As
many of my readers will be aware I suffer from chronic pain (amongst other things). This in turn leads to chronic
exhaustion. It also leads to frustration
that I can’t plan to do anything because I don’t know how I’ll be from one
minute to the next, which in turn leads to….
And so it goes on. As a result of
all this lot I sometimes suffer from clinical depression.
Clinical
depression is more than simply feeling unhappy or fed up for a few days. We all go through spells of feeling down, but
when you're depressed you feel persistently sad for weeks or months, rather
than just a few days. Some people still
think that depression is trivial and not a genuine health condition. They're
wrong. It is a mental illness, a real illness with real symptoms, and it's not
a sign of weakness or something you can "snap out of" by
"pulling yourself together".
In
many cases (including mine) the depression comes and goes and it can have one
simple trigger or it can be brought on by a combination of problems. Last year, for example, fighting with the Department
of Work and Pensions over whether I was fit for work brought me to my knees for
weeks on end. At the moment it is a combination
of things that is doing it; none of which was helped by someone running into the back of Jo's car and damaging it, and, more importantly, giving her whiplash.
One
contributor to my depression is undoubtedly stress. Stress about problems family members are
going through, stress about the repairs the house needs, stress about money,
stress about ‘keeping up with things’.
To quote Ruby Wax -
"We are not
equipped for this century, it’s too hard, too fast, and too full of fear; we
just don’t have the bandwidth. Our brains can’t take so much information in a
world where we’re bombarded by bad news and force-fed information. I can just
about take in the weather then I’m exhausted. You open a newspaper, everyone’s
dead. We’re only supposed to know what our neighbour is up to; if the woman
next door to you is having sex with the man next door to her we need to know;
but four doors down and it’s none of our business."
My
brother, GB, watches the news on television every day. He has the mental
stamina to absorb what is going on in war-torn countries and the world of
politics. Like Ruby Wax, I can just
about cope with the weather…
But
all these things are as nothing to the feelings I went through when Partner-who-loves-tea
and I lost our first-born son.
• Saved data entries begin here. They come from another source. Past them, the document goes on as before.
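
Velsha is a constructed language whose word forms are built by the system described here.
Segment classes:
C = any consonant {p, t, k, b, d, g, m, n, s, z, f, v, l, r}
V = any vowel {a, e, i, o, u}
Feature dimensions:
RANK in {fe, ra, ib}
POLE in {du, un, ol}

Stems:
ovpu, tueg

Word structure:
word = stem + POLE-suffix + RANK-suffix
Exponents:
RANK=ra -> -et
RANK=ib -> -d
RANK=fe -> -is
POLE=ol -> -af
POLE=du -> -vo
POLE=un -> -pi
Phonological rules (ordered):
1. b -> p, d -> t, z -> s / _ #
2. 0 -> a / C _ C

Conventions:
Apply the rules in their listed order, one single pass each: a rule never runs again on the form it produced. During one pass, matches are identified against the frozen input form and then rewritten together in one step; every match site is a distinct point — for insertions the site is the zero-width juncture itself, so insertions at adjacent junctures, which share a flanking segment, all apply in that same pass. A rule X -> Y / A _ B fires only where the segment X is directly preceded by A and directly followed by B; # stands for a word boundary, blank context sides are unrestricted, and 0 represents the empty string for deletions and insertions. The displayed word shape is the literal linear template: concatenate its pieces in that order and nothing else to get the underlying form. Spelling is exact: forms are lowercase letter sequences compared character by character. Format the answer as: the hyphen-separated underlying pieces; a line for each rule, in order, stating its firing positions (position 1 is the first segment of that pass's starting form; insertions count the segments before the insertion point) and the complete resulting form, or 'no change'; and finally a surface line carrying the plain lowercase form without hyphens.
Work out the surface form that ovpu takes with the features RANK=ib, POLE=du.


underlying: ovpu-vo-d
1. b -> p, d -> t, z -> s / _ #: fires at position(s) 7: ovpuvot
2. 0 -> a / C _ C: inserts after position(s) 2: ovapuvot
surface: ovapuvot


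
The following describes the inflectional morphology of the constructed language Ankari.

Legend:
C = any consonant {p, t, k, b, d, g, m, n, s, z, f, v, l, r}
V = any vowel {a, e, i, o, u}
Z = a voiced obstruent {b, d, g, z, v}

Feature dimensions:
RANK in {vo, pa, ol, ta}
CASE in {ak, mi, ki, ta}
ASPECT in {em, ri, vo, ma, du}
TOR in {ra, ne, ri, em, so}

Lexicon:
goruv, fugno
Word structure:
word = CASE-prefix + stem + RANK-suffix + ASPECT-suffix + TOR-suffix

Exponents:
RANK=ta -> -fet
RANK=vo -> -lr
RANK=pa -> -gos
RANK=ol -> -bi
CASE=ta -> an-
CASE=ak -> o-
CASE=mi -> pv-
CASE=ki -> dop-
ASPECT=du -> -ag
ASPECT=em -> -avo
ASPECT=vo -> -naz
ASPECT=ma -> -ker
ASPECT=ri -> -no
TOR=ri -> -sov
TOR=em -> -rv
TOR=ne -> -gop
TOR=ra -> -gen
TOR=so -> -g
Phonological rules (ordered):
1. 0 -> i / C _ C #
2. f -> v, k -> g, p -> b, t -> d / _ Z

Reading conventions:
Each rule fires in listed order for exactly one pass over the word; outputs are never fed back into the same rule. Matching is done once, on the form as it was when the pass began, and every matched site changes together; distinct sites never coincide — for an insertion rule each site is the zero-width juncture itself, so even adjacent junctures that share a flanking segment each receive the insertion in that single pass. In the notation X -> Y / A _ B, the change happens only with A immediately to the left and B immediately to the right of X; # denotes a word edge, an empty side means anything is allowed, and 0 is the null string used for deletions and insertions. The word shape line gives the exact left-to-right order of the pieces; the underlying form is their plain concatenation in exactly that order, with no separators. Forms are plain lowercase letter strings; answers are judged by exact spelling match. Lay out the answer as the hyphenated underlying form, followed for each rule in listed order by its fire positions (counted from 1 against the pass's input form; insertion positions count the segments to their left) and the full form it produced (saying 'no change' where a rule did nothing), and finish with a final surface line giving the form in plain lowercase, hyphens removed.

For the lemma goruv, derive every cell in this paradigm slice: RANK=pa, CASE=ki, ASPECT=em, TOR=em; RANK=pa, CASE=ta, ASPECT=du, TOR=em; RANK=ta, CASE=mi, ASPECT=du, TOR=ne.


cell RANK=pa, CASE=ki, ASPECT=em, TOR=em:
underlying: dop-goruv-gos-avo-rv
1. 0 -> i / C _ C #: inserts after position(s) 15: dopgoruvgosavoriv
2. f -> v, k -> g, p -> b, t -> d / _ Z: fires at position(s) 3: dobgoruvgosavoriv
surface: dobgoruvgosavoriv

cell RANK=pa, CASE=ta, ASPECT=du, TOR=em:
underlying: an-goruv-gos-ag-rv
1. 0 -> i / C _ C #: inserts after position(s) 13: angoruvgosagriv
2. f -> v, k -> g, p -> b, t -> d / _ Z: no change
surface: angoruvgosagriv

cell RANK=ta, CASE=mi, ASPECT=du, TOR=ne:
underlying: pv-goruv-fet-ag-gop
1. 0 -> i / C _ C #: no change
2. f -> v, k -> g, p -> b, t -> d / _ Z: fires at position(s) 1: bvgoruvfetaggop
surface: bvgoruvfetaggop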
And now, the daughter of friends of ours and her partner are going
through the same ‘process’. Their six month
old son Archie died last week of Sudden Infant Death Syndrome – i.e. a cot
death.
Archie Tom David Jobe
22 November 2013 - 2 June 2014
In a way I can imagine what they are
going through – ‘been there, done that.’ But in another way I can’t. Every bereavement is different just as the
child is different. And also, after
twenty seven years the brain inures one so you can only vaguely recall how
painful that time was. But even such
vague recollections are crippling. My
heart goes out to Katie and Adam and their families.
Because
I’m feeling down I’m going off-line for a while. I may be here on the computer at times but I
probably won’t be popping in to say ‘Hello’ on your blogs or making an effort
to ‘keep up’ with every post from everybody.
So
until I ‘pull myself together’ again I’ll say ‘Cheerio’.